Итак, три тысячи, стадиев[1] было от Земли до Луны…

Не удивляйся, дорогой! Если тебе и кажется,

что я говорю о предметах слишком возвышенных

и заоблачных, то дело лишь в том, что я доставляю

приблизительный подсчет пути, пройденного в последнее

путешествие.

Лукиан. "Икароменипп" [2]

1М-Р БЕДФОРД ВСТРЕЧАЕТСЯ С М-РОМ КАВОРОМ В ЛИМНЕ

Теперь, когда я сажусь писать эти строки в тени виноградных лоз, под синим небом Южной Италии, мне кажется немного странным, что участие мое в изумительных похождениях м-ра Кавора было в конце концов делом чистейшей случайности. Кто угодно мог оказаться на моем месте. Я впутался в эту историю именно тогда, когда воображал себя надежно застрахованным от всяких душевных волнений.

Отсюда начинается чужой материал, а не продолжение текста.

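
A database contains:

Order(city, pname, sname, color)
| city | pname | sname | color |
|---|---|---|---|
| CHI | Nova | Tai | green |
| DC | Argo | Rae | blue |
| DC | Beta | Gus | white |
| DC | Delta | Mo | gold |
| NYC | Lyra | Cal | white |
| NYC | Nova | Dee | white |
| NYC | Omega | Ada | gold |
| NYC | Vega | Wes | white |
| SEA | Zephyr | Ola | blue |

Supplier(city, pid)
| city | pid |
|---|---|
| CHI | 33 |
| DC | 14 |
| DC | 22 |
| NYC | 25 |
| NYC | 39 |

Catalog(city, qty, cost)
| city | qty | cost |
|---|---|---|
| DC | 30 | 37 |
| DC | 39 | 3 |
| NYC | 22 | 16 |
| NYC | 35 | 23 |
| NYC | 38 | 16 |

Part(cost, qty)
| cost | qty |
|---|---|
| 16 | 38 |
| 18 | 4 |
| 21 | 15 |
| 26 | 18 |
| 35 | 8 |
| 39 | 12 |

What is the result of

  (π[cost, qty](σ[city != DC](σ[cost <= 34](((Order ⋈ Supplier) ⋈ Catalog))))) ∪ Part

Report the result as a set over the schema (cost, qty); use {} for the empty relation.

Order ⋈ Supplier (natural join on city): {(CHI, Nova, Tai, green, 33), (DC, Argo, Rae, blue, 14), (DC, Argo, Rae, blue, 22), (DC, Beta, Gus, white, 14), (DC, Beta, Gus, white, 22), (DC, Delta, Mo, gold, 14), (DC, Delta, Mo, gold, 22), (NYC, Lyra, Cal, white, 25), (NYC, Lyra, Cal, white, 39), (NYC, Nova, Dee, white, 25), (NYC, Nova, Dee, white, 39), (NYC, Omega, Ada, gold, 25), (NYC, Omega, Ada, gold, 39), (NYC, Vega, Wes, white, 25), (NYC, Vega, Wes, white, 39)}
(Order ⋈ Supplier) ⋈ Catalog (natural join on city): {(DC, Argo, Rae, blue, 14, 30, 37), (DC, Argo, Rae, blue, 14, 39, 3), (DC, Argo, Rae, blue, 22, 30, 37), (DC, Argo, Rae, blue, 22, 39, 3), (DC, Beta, Gus, white, 14, 30, 37), (DC, Beta, Gus, white, 14, 39, 3), (DC, Beta, Gus, white, 22, 30, 37), (DC, Beta, Gus, white, 22, 39, 3), (DC, Delta, Mo, gold, 14, 30, 37), (DC, Delta, Mo, gold, 14, 39, 3), (DC, Delta, Mo, gold, 22, 30, 37), (DC, Delta, Mo, gold, 22, 39, 3), (NYC, Lyra, Cal, white, 25, 22, 16), (NYC, Lyra, Cal, white, 25, 35, 23), (NYC, Lyra, Cal, white, 25, 38, 16), (NYC, Lyra, Cal, white, 39, 22, 16), (NYC, Lyra, Cal, white, 39, 35, 23), (NYC, Lyra, Cal, white, 39, 38, 16), (NYC, Nova, Dee, white, 25, 22, 16), (NYC, Nova, Dee, white, 25, 35, 23), (NYC, Nova, Dee, white, 25, 38, 16), (NYC, Nova, Dee, white, 39, 22, 16), (NYC, Nova, Dee, white, 39, 35, 23), (NYC, Nova, Dee, white, 39, 38, 16), (NYC, Omega, Ada, gold, 25, 22, 16), (NYC, Omega, Ada, gold, 25, 35, 23), (NYC, Omega, Ada, gold, 25, 38, 16), (NYC, Omega, Ada, gold, 39, 22, 16), (NYC, Omega, Ada, gold, 39, 35, 23), (NYC, Omega, Ada, gold, 39, 38, 16), (NYC, Vega, Wes, white, 25, 22, 16), (NYC, Vega, Wes, white, 25, 35, 23), (NYC, Vega, Wes, white, 25, 38, 16), (NYC, Vega, Wes, white, 39, 22, 16), (NYC, Vega, Wes, white, 39, 35, 23), (NYC, Vega, Wes, white, 39, 38, 16)}
Filtering on cost <= 34 leaves {(DC, Argo, Rae, blue, 14, 39, 3), (DC, Argo, Rae, blue, 22, 39, 3), (DC, Beta, Gus, white, 14, 39, 3), (DC, Beta, Gus, white, 22, 39, 3), (DC, Delta, Mo, gold, 14, 39, 3), (DC, Delta, Mo, gold, 22, 39, 3), (NYC, Lyra, Cal, white, 25, 22, 16), (NYC, Lyra, Cal, white, 25, 35, 23), (NYC, Lyra, Cal, white, 25, 38, 16), (NYC, Lyra, Cal, white, 39, 22, 16), (NYC, Lyra, Cal, white, 39, 35, 23), (NYC, Lyra, Cal, white, 39, 38, 16), (NYC, Nova, Dee, white, 25, 22, 16), (NYC, Nova, Dee, white, 25, 35, 23), (NYC, Nova, Dee, white, 25, 38, 16), (NYC, Nova, Dee, white, 39, 22, 16), (NYC, Nova, Dee, white, 39, 35, 23), (NYC, Nova, Dee, white, 39, 38, 16), (NYC, Omega, Ada, gold, 25, 22, 16), (NYC, Omega, Ada, gold, 25, 35, 23), (NYC, Omega, Ada, gold, 25, 38, 16), (NYC, Omega, Ada, gold, 39, 22, 16), (NYC, Omega, Ada, gold, 39, 35, 23), (NYC, Omega, Ada, gold, 39, 38, 16), (NYC, Vega, Wes, white, 25, 22, 16), (NYC, Vega, Wes, white, 25, 35, 23), (NYC, Vega, Wes, white, 25, 38, 16), (NYC, Vega, Wes, white, 39, 22, 16), (NYC, Vega, Wes, white, 39, 35, 23), (NYC, Vega, Wes, white, 39, 38, 16)}.
Filtering on city != DC leaves {(NYC, Lyra, Cal, white, 25, 22, 16), (NYC, Lyra, Cal, white, 25, 35, 23), (NYC, Lyra, Cal, white, 25, 38, 16), (NYC, Lyra, Cal, white, 39, 22, 16), (NYC, Lyra, Cal, white, 39, 35, 23), (NYC, Lyra, Cal, white, 39, 38, 16), (NYC, Nova, Dee, white, 25, 22, 16), (NYC, Nova, Dee, white, 25, 35, 23), (NYC, Nova, Dee, white, 25, 38, 16), (NYC, Nova, Dee, white, 39, 22, 16), (NYC, Nova, Dee, white, 39, 35, 23), (NYC, Nova, Dee, white, 39, 38, 16), (NYC, Omega, Ada, gold, 25, 22, 16), (NYC, Omega, Ada, gold, 25, 35, 23), (NYC, Omega, Ada, gold, 25, 38, 16), (NYC, Omega, Ada, gold, 39, 22, 16), (NYC, Omega, Ada, gold, 39, 35, 23), (NYC, Omega, Ada, gold, 39, 38, 16), (NYC, Vega, Wes, white, 25, 22, 16), (NYC, Vega, Wes, white, 25, 35, 23), (NYC, Vega, Wes, white, 25, 38, 16), (NYC, Vega, Wes, white, 39, 22, 16), (NYC, Vega, Wes, white, 39, 35, 23), (NYC, Vega, Wes, white, 39, 38, 16)}.
Keep only column(s) cost, qty (21 duplicate(s) eliminated): {(16, 22), (16, 38), (23, 35)}
Set union of the two operands is {(16, 22), (16, 38), (18, 4), (21, 15), (23, 35), (26, 18), (35, 8), (39, 12)}.

{(16, 22), (16, 38), (18, 4), (21, 15), (23, 35), (26, 18), (35, 8), (39, 12)}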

Только потому приехал я в Лимн, что это место казалось мне самым бедным событиями уголком в целом мире.

— Будь, что будет, — говорил я себе. — Во всяком случае здесь я могу работать спокойно.

А в результате появилась эта книга. Так самовластно расстраивает судьба наши крохотные планы.

Здесь, быть может, надо упомянуть, что незадолго до моего переселения в Лимн мне сильно не повезло в кое-каких деловых предприятиях. Теперь, окруженный всеми утехами богатства, я не без некоторого затаенного удовольствия могу признаться в былой нужде. Я готов допустить даже, что все беды постигли меня отчасти по моей собственной вине. Я не лишен способностей, но ведение коммерческих операций не принадлежит к числу их.

Я был, однако, еще очень молод в те дни и — наряду с другими вздорными убеждениями — питал горделивую веру в свои деловые таланты. Летами я и теперь молод, но испытания, выпавшие мне на долю, состарили меня душевно. Стал ли я от этого мудрее — другой вопрос.

Вряд ли стоит вдаваться здесь в подробности тех спекуляций, которые вынудили меня искать убежище в Лимне, в графстве Кент. В наше время даже торговые сделки граничат с авантюрой. Я рисковал вовсю. В вещах такого рода всегда приходится брать и давать попеременно. При окончательном расчете мне пришлось только давать. Но после того как я отдал все, что у меня было, несговорчивый кредитор начал придираться ко мне. Вы, вероятно, сами знаете, как неумолима бывает оскорбленная добродетель. Мой кредитор не давал мне ни отдыха ни срока. В конце концов я пришел к убеждению, что мне остается лишь один выход, а именно — сочинить пьесу, если я не хочу до конца дней своих зарабатывать себе хлеб в должности писца. Я одарен некоторой фантазией и привык жить на широкую ногу. Поэтому я решил, что дам отчаянный бой, прежде чем покорюсь судьбе. Независимо от веры в мои деловые способности я в то время полагал, что могу написать очень недурную пьесу. Сколько мне известно, такое убеждение довольно часто встречается у молодых людей. Я знал, что, если не считать законных коммерческих операций, — самые богатые барыши дает театр. Эта ненаписанная драма уже давно представлялась мне последним средством, отложенным про запас, на черный день. Теперь черный день наступил, и я принялся за работу.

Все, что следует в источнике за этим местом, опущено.